EPRS - OECD Roundtable : Base Erosion and Profit Shifting – Challenge for International Taxation
Caroline Malcolm, Counsellor to the Director at the OECD Centre for Tax Policy and Administration

In response, the OECD’s ‘base erosion, profit shifting’ (BEPS) project was born, and is now being implemented by the G20 group of the wealthiest countries and other members of the global community. The idea is to thwart company tax avoidance strategies that exploit gaps and mismatches in tax rules to artificially shift profits to low or no-tax locations. BEPS and other related initiatives have largely boosted taxation transparency, curbed banking secrecy, and discouraged governments from offering ‘tax deals’ to firms to attract investment. Wolfgang Hiller, who moderated the debate and heads the EPRS Directorate for Impact Assessment and European Added Value added that ‘we are coming to the moment that things really need to be implemented’.
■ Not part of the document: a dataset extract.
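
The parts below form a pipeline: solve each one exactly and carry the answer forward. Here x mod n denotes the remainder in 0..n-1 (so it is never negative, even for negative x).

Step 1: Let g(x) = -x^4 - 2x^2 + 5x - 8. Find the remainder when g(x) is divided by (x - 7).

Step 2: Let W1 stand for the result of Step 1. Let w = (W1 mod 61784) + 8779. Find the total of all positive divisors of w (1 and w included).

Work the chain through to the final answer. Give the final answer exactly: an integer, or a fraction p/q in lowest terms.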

However, EU governments alone still lose €50-70 million annually in potential revenues as a result of aggressive tax planning by international corporations, noted Dariusz Rosati, MEP and member of the ECON Committee and PANA Sub-Committee, as well as the ECON Committee rapporteur on a report on automatic exchange of information in the field of taxation. Curbing tax avoidance ‘would help to establish a level playing field between large corporations and small and medium-sized companies,’ Rosati told the conference. He added that the EP fully supports all initiatives to combat tax avoidance, although the Parliament has limited powers in the area of taxation. Rosati also warned that, if some countries do not want to cooperate under the BEPS project, they should ultimately face sanctions.

EPRS - OECD Roundtable : Base Erosion and Profit Shifting – Challenge for International Taxation
EPRS – OECD Roundtable : Base Erosion and Profit Shifting – Challenge for International Taxation

While current efforts to close taxation loopholes have made much progress, shortcomings remain, Professor Marie Lamensch of the Institute of European Studies, at the Free University of Brussels pointed out. ‘The current approach is not ambitious enough for the 21st century digital economy,’ she told the conference. Noting that BEPS has largely neglected value added tax (VAT) and related fraud, Professor Lamensch considered that a more fundamental reform is needed, which would include modernisation of the VAT and income tax system. There appears, however, to be little prospect for that now, as even in the EU, Member States cannot agree on a common consolidated tax base, or a single set of rules to calculate companies’ taxable profits, despite repeated efforts by the European Commission to introduce this.